Wash. cop wounded in ambush dies
By Manuel Valdes
The Associated Press
SEATTLE — One of two officers shot in an ambush last week by a drunken man in Washington state died Monday after being taken off life support, becoming the sixth police officer to die from gunfire in the state in less than two months.
Pierce County sheriff's Deputy Kent Mundell, 44, died with his family at his side shortly after 5 p.m., said sheriff's office spokesman Ed Troyer, tears welling up in his eyes.
"When they pulled the life support off of him, he went very quickly," Troyer said.
Police say David E. Crable, 35, shot Mundell and Sgt. Nick Hausner, 43, as the officers responded to a domestic disturbance call at the home of Crable's brother near Eatonville, in the Cascade foothills about 50 miles south of Seattle on Dec. 21. Family members called to have an intoxicated Crable removed.

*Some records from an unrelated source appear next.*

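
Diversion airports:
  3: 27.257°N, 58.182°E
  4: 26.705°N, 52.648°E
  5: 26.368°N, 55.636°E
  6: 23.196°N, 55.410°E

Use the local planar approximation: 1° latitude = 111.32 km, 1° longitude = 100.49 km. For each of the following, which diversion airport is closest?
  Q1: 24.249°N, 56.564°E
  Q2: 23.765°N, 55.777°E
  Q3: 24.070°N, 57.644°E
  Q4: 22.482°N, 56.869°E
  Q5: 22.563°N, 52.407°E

Q1→6; Q2→6; Q3→6; Q4→6; Q5→6

Q1 at 24.249°N, 56.564°E:
  3: √((3.008·111.32)² + (1.618·100.49)²) = √(112124.89753 + 26436.42512) = 372.238 km
  4: √((2.456·111.32)² + (-3.916·100.49)²) = √(74748.60986 + 154857.07743) = 479.172 km
  5: √((2.119·111.32)² + (-0.928·100.49)²) = √(55642.71451 + 8696.44280) = 253.652 km
  6: √((-1.053·111.32)² + (-1.154·100.49)²) = √(13740.51902 + 13447.98791) = 164.889 km
  → nearest: 6 (164.889 km)
Q2 at 23.765°N, 55.777°E:
  3: √((3.492·111.32)² + (2.405·100.49)²) = √(151110.57752 + 58408.47319) = 457.733 km
  4: √((2.940·111.32)² + (-3.129·100.49)²) = √(107112.72205 + 98868.24355) = 453.851 km
  5: √((2.603·111.32)² + (-0.141·100.49)²) = √(83964.31157 + 200.76311) = 290.112 km
  6: √((-0.569·111.32)² + (-0.367·100.49)²) = √(4012.09242 + 1360.12186) = 73.295 km
  → nearest: 6 (73.295 km)
Q3 at 24.070°N, 57.644°E:
  3: √((3.187·111.32)² + (0.538·100.49)²) = √(125866.60620 + 2922.87501) = 358.873 km
  4: √((2.635·111.32)² + (-4.996·100.49)²) = √(86041.43292 + 252052.23447) = 581.458 km
  5: √((2.298·111.32)² + (-2.008·100.49)²) = √(65440.47515 + 40716.75037) = 325.818 km
  6: √((-0.874·111.32)² + (-2.234·100.49)²) = √(9466.06017 + 50397.85237) = 244.671 km
  → nearest: 6 (244.671 km)
Q4 at 22.482°N, 56.869°E:
  3: √((4.775·111.32)² + (1.313·100.49)²) = √(282548.59181 + 17409.05289) = 547.684 km
  4: √((4.223·111.32)² + (-4.221·100.49)²) = √(220998.10929 + 179918.73824) = 633.180 km
  5: √((3.886·111.32)² + (-1.233·100.49)²) = √(187133.69281 + 15352.24334) = 449.984 km
  6: √((0.714·111.32)² + (-1.459·100.49)²) = √(6317.46463 + 21495.93183) = 166.773 km
  → nearest: 6 (166.773 km)
Q5 at 22.563°N, 52.407°E:
  3: √((4.694·111.32)² + (5.775·100.49)²) = √(273043.95490 + 336782.61874) = 780.914 km
  4: √((4.142·111.32)² + (0.241·100.49)²) = √(212601.62733 + 586.51588) = 461.723 km
  5: √((3.805·111.32)² + (3.229·100.49)²) = √(179413.74747 + 105288.70461) = 533.575 km
  6: √((0.633·111.32)² + (3.003·100.49)²) = √(4965.39515 + 91066.02011) = 309.889 km
  → nearest: 6 (309.889 km)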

Crable, who police said has a history of domestic violence, was killed in a subsequent shoot-out with Hausner and Mundell. Hausner recovered from his injury and visited Mundell on Christmas Eve. Troyer said Hausner, who is recovering at home, was notified of Mundell's death soon after it happened.
The shootings marked the third time in less than eight weeks that police officers in Washington state had been shot in the line of duty.

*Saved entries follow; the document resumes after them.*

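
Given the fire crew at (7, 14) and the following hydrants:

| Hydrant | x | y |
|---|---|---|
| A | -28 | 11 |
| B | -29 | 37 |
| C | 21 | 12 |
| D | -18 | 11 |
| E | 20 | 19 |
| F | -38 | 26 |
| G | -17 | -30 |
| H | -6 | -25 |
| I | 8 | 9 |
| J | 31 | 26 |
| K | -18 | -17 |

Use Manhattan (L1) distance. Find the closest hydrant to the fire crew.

Distances from (7, 14):
A: 38
B: 59
C: 16
D: 28
E: 18
F: 57
G: 68
H: 52
I: 6
J: 36
K: 56
Minimum: I at 6.

I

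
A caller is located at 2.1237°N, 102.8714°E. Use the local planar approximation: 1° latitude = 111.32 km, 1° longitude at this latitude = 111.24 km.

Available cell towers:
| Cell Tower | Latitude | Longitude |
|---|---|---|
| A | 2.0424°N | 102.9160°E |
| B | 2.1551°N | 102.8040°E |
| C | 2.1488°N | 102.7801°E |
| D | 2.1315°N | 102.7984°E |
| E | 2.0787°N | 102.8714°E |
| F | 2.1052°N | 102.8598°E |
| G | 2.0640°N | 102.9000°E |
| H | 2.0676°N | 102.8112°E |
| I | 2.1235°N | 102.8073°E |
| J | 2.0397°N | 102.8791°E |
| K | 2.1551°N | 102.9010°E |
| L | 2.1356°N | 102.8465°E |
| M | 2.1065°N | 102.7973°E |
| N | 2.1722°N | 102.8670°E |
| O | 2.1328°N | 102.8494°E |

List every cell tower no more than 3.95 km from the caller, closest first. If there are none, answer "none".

Distances from 2.1237°N, 102.8714°E:
A: √((-0.0813·111.32)² + (0.0446·111.24)²) = √(81.908220 + 24.614537) = 10.3210 km
B: √((0.0314·111.32)² + (-0.0674·111.24)²) = √(12.218157 + 56.213646) = 8.2724 km
C: √((0.0251·111.32)² + (-0.0913·111.24)²) = √(7.807174 + 103.148642) = 10.5336 km
D: √((0.0078·111.32)² + (-0.0730·111.24)²) = √(0.753938 + 65.942845) = 8.1668 km
E: √((-0.0450·111.32)² + (0.0000·111.24)²) = √(25.094088 + 0.000000) = 5.0094 km
F: √((-0.0185·111.32)² + (-0.0116·111.24)²) = √(4.241211 + 1.665091) = 2.4303 km
G: √((-0.0597·111.32)² + (0.0286·111.24)²) = √(44.166711 + 10.121713) = 7.3681 km
H: √((-0.0561·111.32)² + (-0.0602·111.24)²) = √(39.000674 + 44.845094) = 9.1567 km
I: √((-0.0002·111.32)² + (-0.0641·111.24)²) = √(0.000496 + 50.843802) = 7.1305 km
J: √((-0.0840·111.32)² + (0.0077·111.24)²) = √(87.438957 + 0.733674) = 9.3900 km
K: √((0.0314·111.32)² + (0.0296·111.24)²) = √(12.218157 + 10.841900) = 4.8021 km
L: √((0.0119·111.32)² + (-0.0249·111.24)²) = √(1.754851 + 7.672213) = 3.0704 km
M: √((-0.0172·111.32)² + (-0.0741·111.24)²) = √(3.666091 + 67.945137) = 8.4623 km
N: √((0.0485·111.32)² + (-0.0044·111.24)²) = √(29.149417 + 0.239567) = 5.4212 km
O: √((0.0091·111.32)² + (-0.0220·111.24)²) = √(1.026193 + 5.989179) = 2.6487 km
Threshold 3.95 km: F (2.4303 km), O (2.6487 km), L (3.0704 km) are within range.

F, O, L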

Four Lakewood officers were shot to death in a coffee shop as they did paperwork before their shift in late November. A Seattle police officer later fatally shot the suspect. A month earlier, on Halloween night, Seattle Officer Timothy Brenton was killed as he sat in his patrol car. The suspect in that shooting has been charged with aggravated first-degree murder.
Troyer said the decision to take Mundell off life support was made on Monday. Since the shooting, officers from around the region kept vigil at the hospital.
"We don't want to leave out what has happened here in the last month. There's a ton of families out there, a whole bunch of kids, a lot of widowed people out there because of has gone on in the state of Washington. Most law enforcement throughout Western Washington are grieving," Troyer said. "That's why they're here."
Troyer said a funeral has been tentatively planned for Jan. 5.